The White House advocates applying the AI Bill of Rights as a "framework" that uses a "two-part test" to determine which AI or otherwise "automated systems" systems are in its scope. This framework framework applies to (1) automated systems that (2) have the potential to meaningfully impact the American public's rights, opportunities, or access to critical resources or services.

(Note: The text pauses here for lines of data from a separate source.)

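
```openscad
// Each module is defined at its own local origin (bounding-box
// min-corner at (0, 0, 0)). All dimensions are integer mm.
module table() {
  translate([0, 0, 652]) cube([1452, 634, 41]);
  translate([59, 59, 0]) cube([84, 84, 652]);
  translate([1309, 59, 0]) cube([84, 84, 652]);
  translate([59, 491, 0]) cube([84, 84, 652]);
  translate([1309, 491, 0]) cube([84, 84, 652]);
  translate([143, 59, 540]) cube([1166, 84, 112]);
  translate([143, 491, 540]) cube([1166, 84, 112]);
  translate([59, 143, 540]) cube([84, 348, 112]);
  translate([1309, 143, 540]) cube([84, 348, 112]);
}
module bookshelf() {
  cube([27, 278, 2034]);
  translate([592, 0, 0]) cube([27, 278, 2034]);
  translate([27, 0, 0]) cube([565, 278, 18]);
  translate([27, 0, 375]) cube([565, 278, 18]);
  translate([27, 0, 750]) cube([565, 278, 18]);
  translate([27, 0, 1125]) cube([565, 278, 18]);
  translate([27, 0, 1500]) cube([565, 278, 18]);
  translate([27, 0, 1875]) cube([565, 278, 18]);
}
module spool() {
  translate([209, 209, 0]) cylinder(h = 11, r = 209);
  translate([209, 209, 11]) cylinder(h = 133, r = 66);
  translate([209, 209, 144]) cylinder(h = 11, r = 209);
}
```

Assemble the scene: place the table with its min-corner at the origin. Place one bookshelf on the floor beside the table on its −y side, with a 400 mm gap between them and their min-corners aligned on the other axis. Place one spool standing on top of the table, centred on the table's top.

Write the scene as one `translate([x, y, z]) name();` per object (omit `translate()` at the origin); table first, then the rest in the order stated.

table();
translate([0, -678, 0]) bookshelf();
translate([517, 108, 693]) spool();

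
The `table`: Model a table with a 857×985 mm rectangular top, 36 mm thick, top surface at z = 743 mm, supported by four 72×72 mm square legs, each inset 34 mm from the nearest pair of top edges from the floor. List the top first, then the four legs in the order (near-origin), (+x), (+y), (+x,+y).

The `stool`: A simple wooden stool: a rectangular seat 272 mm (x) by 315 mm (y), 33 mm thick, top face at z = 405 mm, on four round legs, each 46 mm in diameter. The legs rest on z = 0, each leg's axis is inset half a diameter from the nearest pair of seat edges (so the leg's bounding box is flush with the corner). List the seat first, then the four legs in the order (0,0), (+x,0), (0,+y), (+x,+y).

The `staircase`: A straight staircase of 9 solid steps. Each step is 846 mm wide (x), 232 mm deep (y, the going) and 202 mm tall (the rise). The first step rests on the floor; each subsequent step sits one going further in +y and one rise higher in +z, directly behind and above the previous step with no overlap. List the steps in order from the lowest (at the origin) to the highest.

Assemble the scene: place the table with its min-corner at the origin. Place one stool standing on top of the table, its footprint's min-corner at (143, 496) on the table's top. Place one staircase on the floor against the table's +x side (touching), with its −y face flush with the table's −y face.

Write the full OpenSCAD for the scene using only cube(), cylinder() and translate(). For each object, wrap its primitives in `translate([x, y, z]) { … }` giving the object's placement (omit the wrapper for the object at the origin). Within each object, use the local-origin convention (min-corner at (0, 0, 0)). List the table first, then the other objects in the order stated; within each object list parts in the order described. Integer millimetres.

translate([0, 0, 707]) cube([857, 985, 36]);
translate([34, 34, 0]) cube([72, 72, 707]);
translate([751, 34, 0]) cube([72, 72, 707]);
translate([34, 879, 0]) cube([72, 72, 707]);
translate([751, 879, 0]) cube([72, 72, 707]);
translate([143, 496, 743]) {
  translate([0, 0, 372]) cube([272, 315, 33]);
  translate([23, 23, 0]) cylinder(h = 372, r = 23);
  translate([249, 23, 0]) cylinder(h = 372, r = 23);
  translate([23, 292, 0]) cylinder(h = 372, r = 23);
  translate([249, 292, 0]) cylinder(h = 372, r = 23);
}
translate([857, 0, 0]) {
  cube([846, 232, 202]);
  translate([0, 232, 202]) cube([846, 232, 202]);
  translate([0, 464, 404]) cube([846, 232, 202]);
  translate([0, 696, 606]) cube([846, 232, 202]);
  translate([0, 928, 808]) cube([846, 232, 202]);
  translate([0, 1160, 1010]) cube([846, 232, 202]);
  translate([0, 1392, 1212]) cube([846, 232, 202]);
  translate([0, 1624, 1414]) cube([846, 232, 202]);
  translate([0, 1856, 1616]) cube([846, 232, 202]);
}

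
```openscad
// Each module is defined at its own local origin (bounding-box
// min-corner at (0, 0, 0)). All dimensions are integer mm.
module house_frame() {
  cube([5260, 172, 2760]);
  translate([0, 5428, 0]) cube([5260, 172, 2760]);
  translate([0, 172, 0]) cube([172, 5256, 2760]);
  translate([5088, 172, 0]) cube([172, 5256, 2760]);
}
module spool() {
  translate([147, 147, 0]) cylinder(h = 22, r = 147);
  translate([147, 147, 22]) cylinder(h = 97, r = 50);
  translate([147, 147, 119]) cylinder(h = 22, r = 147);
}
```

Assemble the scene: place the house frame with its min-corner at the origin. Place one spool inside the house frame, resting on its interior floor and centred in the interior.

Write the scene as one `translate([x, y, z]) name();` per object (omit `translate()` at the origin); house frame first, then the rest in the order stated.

house_frame();
translate([2483, 2653, 0]) spool();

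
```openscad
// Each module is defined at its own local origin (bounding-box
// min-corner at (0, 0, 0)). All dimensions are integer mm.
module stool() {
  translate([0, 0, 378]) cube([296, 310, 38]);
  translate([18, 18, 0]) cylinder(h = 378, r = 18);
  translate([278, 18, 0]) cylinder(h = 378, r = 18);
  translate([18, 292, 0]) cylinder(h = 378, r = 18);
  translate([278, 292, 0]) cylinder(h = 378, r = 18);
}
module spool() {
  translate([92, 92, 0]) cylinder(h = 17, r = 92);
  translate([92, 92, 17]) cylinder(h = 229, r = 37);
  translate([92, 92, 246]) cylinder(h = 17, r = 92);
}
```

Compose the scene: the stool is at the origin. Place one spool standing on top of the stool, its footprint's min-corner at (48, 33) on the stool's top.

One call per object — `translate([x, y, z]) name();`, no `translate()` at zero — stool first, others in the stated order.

stool();
translate([48, 33, 416]) spool();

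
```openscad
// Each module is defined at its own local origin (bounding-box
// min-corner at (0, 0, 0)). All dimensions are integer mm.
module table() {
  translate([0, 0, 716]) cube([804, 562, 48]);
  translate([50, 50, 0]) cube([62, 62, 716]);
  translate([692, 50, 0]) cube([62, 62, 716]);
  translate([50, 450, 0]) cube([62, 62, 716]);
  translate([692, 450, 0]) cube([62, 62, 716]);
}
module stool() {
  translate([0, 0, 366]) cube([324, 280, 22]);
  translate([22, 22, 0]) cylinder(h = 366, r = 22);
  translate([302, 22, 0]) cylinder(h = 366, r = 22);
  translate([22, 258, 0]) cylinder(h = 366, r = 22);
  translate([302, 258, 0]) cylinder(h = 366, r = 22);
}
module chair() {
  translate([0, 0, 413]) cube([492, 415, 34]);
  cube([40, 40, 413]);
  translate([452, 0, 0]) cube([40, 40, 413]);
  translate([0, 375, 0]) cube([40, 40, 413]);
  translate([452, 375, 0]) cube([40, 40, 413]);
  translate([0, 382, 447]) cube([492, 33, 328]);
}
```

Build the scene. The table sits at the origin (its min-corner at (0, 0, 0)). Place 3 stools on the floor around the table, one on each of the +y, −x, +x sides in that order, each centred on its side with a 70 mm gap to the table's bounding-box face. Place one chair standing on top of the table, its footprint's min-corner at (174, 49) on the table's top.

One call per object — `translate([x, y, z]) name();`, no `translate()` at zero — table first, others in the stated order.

table();
translate([240, 632, 0]) stool();
translate([-394, 141, 0]) stool();
translate([874, 141, 0]) stool();
translate([174, 49, 764]) chair();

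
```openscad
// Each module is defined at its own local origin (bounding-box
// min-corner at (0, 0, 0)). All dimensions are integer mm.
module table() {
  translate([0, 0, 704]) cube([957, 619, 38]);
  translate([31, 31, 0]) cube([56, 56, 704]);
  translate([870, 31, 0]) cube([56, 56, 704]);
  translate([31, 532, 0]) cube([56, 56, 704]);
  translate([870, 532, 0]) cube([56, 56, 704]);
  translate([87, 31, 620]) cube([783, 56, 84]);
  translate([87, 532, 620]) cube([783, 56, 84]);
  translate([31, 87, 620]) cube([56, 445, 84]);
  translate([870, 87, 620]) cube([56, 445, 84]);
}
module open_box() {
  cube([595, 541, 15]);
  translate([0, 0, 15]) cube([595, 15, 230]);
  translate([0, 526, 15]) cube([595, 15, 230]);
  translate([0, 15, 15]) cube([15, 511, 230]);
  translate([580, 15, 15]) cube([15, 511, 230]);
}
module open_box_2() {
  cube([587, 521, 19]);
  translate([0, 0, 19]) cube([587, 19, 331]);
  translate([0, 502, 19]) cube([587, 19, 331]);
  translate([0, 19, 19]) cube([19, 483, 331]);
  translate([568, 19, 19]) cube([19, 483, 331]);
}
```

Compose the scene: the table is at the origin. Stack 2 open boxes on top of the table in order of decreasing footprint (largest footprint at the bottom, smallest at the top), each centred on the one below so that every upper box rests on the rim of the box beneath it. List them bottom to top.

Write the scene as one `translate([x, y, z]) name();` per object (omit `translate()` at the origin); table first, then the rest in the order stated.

table();
translate([181, 39, 742]) open_box();
translate([185, 49, 987]) open_box_2();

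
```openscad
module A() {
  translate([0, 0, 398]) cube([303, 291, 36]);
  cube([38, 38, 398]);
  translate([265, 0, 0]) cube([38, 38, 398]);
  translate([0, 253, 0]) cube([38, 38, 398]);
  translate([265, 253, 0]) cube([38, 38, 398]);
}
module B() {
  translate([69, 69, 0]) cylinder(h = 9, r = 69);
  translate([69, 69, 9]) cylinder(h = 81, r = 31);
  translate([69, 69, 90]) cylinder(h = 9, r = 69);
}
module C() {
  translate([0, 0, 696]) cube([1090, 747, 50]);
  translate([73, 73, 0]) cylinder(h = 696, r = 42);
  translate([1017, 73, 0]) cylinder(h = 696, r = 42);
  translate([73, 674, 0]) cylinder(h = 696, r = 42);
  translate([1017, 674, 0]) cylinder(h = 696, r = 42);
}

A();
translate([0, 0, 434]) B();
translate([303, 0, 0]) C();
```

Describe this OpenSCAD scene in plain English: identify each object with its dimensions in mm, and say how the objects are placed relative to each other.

A is a simple wooden stool: a rectangular seat 303 mm (x) by 291 mm (y), 36 mm thick, top face at z = 434 mm, on four square legs, each 38×38 mm in cross-section. The legs rest on z = 0, each flush with a corner of the seat.

B is a spool: two coaxial disc flanges of radius 69 mm and thickness 9 mm, joined by a core cylinder of radius 31 mm and height 81 mm. The lower flange rests on z = 0 and the three cylinders share a vertical axis.

C is a table: top 1090 mm (x) × 747 mm (y), 50 mm thick, upper face at z = 746 mm, on four round legs of 84 mm diameter, each leg's bounding box inset 31 mm from the nearest pair of top edges, running from z = 0 to the bottom of the top.

The spool is on top of the stool. The table is against the stool's +x side, with their −y faces flush.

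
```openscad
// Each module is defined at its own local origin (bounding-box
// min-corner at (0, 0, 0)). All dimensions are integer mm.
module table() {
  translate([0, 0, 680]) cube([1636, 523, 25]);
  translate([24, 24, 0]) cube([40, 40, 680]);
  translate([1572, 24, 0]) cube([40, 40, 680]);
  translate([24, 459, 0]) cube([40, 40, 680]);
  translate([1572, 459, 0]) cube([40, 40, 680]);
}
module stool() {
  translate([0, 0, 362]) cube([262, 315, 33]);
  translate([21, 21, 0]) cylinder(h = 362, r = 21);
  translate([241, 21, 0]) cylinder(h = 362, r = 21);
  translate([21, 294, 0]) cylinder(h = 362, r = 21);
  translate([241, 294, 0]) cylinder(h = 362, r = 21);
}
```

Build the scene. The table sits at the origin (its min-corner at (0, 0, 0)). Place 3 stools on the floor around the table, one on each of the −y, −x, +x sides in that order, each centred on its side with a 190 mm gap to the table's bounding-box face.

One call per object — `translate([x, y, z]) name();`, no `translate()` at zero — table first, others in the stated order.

table();
translate([687, -505, 0]) stool();
translate([-452, 104, 0]) stool();
translate([1826, 104, 0]) stool();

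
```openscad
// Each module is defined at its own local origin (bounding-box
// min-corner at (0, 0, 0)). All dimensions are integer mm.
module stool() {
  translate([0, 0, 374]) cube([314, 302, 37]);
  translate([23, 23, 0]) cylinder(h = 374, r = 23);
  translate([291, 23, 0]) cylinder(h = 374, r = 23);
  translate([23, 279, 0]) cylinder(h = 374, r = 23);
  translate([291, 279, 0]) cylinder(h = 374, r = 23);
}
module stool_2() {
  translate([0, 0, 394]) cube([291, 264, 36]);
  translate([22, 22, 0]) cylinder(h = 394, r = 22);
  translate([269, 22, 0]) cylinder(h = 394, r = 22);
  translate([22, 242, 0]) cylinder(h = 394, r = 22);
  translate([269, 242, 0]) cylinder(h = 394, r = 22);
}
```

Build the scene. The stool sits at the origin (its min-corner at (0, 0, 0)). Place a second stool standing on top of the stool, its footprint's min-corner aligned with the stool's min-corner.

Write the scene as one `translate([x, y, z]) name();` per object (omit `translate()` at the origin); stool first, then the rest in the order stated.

stool();
translate([0, 0, 411]) stool_2();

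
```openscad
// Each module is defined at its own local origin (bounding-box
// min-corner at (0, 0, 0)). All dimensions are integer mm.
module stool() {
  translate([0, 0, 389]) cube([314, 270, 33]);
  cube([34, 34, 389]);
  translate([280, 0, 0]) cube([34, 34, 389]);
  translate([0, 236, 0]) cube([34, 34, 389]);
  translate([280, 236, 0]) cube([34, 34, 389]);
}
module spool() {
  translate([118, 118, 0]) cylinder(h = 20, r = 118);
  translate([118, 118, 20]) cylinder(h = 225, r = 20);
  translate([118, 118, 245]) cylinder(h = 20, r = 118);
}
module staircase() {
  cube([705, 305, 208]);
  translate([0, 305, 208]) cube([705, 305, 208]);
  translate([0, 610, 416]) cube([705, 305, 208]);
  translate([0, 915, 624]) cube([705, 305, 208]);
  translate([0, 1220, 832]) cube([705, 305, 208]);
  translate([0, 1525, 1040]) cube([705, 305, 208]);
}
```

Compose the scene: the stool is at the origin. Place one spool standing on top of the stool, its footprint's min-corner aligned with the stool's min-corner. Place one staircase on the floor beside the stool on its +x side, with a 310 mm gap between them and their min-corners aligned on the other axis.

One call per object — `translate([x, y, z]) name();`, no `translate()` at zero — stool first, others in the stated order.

stool();
translate([0, 0, 422]) spool();
translate([624, 0, 0]) staircase();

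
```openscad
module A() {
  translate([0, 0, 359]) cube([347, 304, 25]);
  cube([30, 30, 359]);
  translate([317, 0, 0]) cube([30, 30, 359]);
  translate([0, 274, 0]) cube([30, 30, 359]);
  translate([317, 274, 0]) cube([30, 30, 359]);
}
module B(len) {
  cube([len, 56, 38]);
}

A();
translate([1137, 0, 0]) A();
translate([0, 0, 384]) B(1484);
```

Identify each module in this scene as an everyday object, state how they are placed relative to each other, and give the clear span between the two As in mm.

Second stool starts at x = 1137; first ends at x = 347; clear span = 1137 − 347 = 790 mm.

A is a stool. B is a beam. A beam spans the tops of two stools. The clear span between the two stools is 790 mm.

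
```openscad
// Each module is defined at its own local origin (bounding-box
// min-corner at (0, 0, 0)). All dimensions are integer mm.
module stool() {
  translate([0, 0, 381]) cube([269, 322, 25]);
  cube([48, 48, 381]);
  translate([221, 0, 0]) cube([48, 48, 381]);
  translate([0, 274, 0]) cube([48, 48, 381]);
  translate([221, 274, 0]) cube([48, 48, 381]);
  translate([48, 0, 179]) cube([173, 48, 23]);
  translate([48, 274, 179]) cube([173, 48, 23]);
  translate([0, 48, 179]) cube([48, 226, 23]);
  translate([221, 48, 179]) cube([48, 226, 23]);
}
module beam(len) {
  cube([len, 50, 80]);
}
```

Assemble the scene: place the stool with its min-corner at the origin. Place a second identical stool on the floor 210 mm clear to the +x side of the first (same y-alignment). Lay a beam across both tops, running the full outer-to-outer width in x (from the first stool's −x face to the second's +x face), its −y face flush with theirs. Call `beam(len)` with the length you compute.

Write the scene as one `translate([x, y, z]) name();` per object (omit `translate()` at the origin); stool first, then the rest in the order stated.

stool();
translate([479, 0, 0]) stool();
translate([0, 0, 406]) beam(748);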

This framework describes protections that should be applied with respect to all automated systems that have the potential to meaningfully impact individuals' or communities' exercise of, e.g.,

  • Civil rights, civil liberties, and privacy, including freedom of speech, voting, and protections from discrimination, excessive punishment, unlawful surveillance, and violations of privacy and other freedoms in both public and private sector contexts;
  • Equal opportunities, including equitable access to education, housing, credit, employment, and other programs; or,
  • Access to critical resources or services, such as healthcare, financial services, safety, social services, non-deceptive information about goods and services, and government benefits.

Through application of the AI Bill of Rights' framework, the White House hopes to eliminate bias and descrimation from AI-based systems.

The AI Bill of Rights is a "Blueprint" intended to be compatible with Existing Law

The White House's AI Bill of Rights does not constitute law. Rather it is merely a "blueprint." In its legal disclaimer, the White House expressly acknowledges this, i.e.: "The Blueprint for an AI Bill of Rights is non-binding and does not constitute U.S. government policy. It does not supersede, modify, or direct an interpretation of any existing statute, regulation, policy, or international instrument."

However, the AI Bill of Rights is intended to be compatible with existing law. For example, the white house notes that the AI Bill of Rights describes principles already "required" by current U.S. law, including, for example, laws on government surveillance, data search and seizure, human review of criminal investigative and judicial review, discrimination, safety requirements for medical devices, as well as sector-specific, population-specific, and technology-specific privacy and security protections. See Relationship to Existing Law and Policy.

Accordingly, while the AI Bill of Rights does not have the force of law, in theory, a cause of action regarding an AI-based system could be brought under existing law. Alternatively, new laws could be created to specifically address the concerns or topics identified by the AI Bill of Rights. Therefore, practitioners should be mindful when developing AI-based systems going forward.

The content of this article is intended to provide a general guide to the subject matter. Specialist advice should be sought about your specific circumstances.